On Fri, 21 Jun 2024 at 11:47, Chet Ramey via TUHS <tuhs@tuhs.org> wrote:
On 6/20/24 4:12 PM, ron minnich wrote:

> Personally, the autoconfig process does not fill me with confidence, and it
> was recently responsible for a very serious security problem. And,
> autoconfig doesn't work: I've lost track of how many times autoconf has
> failed for me. In general, in my experience, autoconf makes for less
> portability, not more.

I'd be interested in some examples of this. I've had pretty decent success
with autoconf-based portability.

I think it's important to make a distinction between autotools not working and  the actual software distribution not being buildable.  

For example, I've recently been working with Ultrix V4.5.  Most configure scripts are able to complete successfully with ksh or sh5, so I don't absolutely need bash (even though I do have it and use it).  The difficulties begin when trying to compile the actual code; for example, Ultrix doesn't have strdup().  Almost every autotools-based package I've used doesn't bother checking if I have strdup() and/or providing a replacement.  This isn't the fault of autotools, this is the fault of the code author not considering whether a lack of strdup() is a possibility.  The end result, however, is the same - I don't have a buildable release as-is.

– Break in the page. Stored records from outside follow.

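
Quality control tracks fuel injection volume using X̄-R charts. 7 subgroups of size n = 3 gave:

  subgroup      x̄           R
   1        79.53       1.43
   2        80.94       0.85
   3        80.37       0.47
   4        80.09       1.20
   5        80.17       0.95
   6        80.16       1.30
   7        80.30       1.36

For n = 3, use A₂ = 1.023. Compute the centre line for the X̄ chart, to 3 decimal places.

X̄̄ = (79.53 + 80.94 + 80.37 + 80.09 + 80.17 + 80.16 + 80.30) / 7 = 561.5600 / 7 = 80.2229
CL = X̄̄ = 80.2229

80.223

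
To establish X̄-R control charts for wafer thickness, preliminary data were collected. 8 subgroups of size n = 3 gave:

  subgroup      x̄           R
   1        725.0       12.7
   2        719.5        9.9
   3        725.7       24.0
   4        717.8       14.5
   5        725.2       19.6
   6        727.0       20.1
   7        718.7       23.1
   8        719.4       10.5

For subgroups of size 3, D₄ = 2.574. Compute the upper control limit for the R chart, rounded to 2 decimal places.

43.24

R̄ = (12.7 + 9.9 + 24.0 + 14.5 + 19.6 + 20.1 + 23.1 + 10.5) / 8 = 134.4000 / 8 = 16.8000
UCL_R = D₄·R̄ = 2.574 × 16.8000 = 43.2432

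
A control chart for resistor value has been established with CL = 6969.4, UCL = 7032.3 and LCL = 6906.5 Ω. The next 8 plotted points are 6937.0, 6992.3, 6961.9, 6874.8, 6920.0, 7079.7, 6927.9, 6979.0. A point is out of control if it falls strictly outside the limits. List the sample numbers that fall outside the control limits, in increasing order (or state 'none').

Compare each point to [6906.5, 7032.3]: sample 4 = 6874.8 < LCL; sample 6 = 7079.7 > UCL.

4, 6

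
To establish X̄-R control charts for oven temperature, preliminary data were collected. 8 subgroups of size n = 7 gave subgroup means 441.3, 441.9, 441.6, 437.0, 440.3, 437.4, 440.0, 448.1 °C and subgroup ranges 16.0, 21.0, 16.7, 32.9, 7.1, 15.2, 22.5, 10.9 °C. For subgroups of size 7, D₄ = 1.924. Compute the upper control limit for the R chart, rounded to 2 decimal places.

R̄ = (16.0 + 21.0 + 16.7 + 32.9 + 7.1 + 15.2 + 22.5 + 10.9) / 8 = 142.3000 / 8 = 17.7875
UCL_R = D₄·R̄ = 1.924 × 17.7875 = 34.2232

34.22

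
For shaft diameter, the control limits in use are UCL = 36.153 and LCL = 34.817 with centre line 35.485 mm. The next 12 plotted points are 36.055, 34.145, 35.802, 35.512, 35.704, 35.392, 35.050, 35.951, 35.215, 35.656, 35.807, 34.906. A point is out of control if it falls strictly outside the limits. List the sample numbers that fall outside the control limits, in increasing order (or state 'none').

2

Compare each point to [34.817, 36.153]: sample 2 = 34.145 < LCL.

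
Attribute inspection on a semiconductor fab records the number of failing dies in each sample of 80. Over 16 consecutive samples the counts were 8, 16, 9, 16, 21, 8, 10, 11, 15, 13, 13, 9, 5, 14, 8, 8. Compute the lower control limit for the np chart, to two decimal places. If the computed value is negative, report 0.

2.09

p̄ = Σdᵢ / (k·n) = 184 / (16 × 80) = 0.14375
LCL = np̄ − 3·√(np̄(1−p̄)) = 11.5000 − 3 × 3.1380 = 2.0861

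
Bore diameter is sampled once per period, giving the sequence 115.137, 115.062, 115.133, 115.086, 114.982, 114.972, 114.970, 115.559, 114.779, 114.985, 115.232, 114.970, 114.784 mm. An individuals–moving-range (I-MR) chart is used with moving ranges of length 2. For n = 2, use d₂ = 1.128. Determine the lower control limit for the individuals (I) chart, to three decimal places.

114.478

X̄ = (115.137 + 115.062 + 115.133 + 115.086 + 114.982 + 114.972 + 114.970 + 115.559 + 114.779 + 114.985 + 115.232 + 114.970 + 114.784) / 13 = 115.0501
Moving ranges: 0.075, 0.071, 0.047, 0.104, 0.010, 0.002, 0.589, 0.780, 0.206, 0.247, 0.262, 0.186; M̄R̄ = 2.5790 / 12 = 0.2149
LCL = X̄ − 3·M̄R̄/d₂ = 115.0501 − 3 × 0.2149 / 1.128 = 114.4785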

I know that Ultrix is incredibly out of date, but I use it to illustrate that while there are corner cases that autotools won't catch, that isn't the fault of autotools.  It would be no different with cmake or imake or meson or handwritten makefiles or anything else - if the software author doesn't bother checking for and coding around the corner case that comes up on your particular system, you're stuck unless you can fix the code.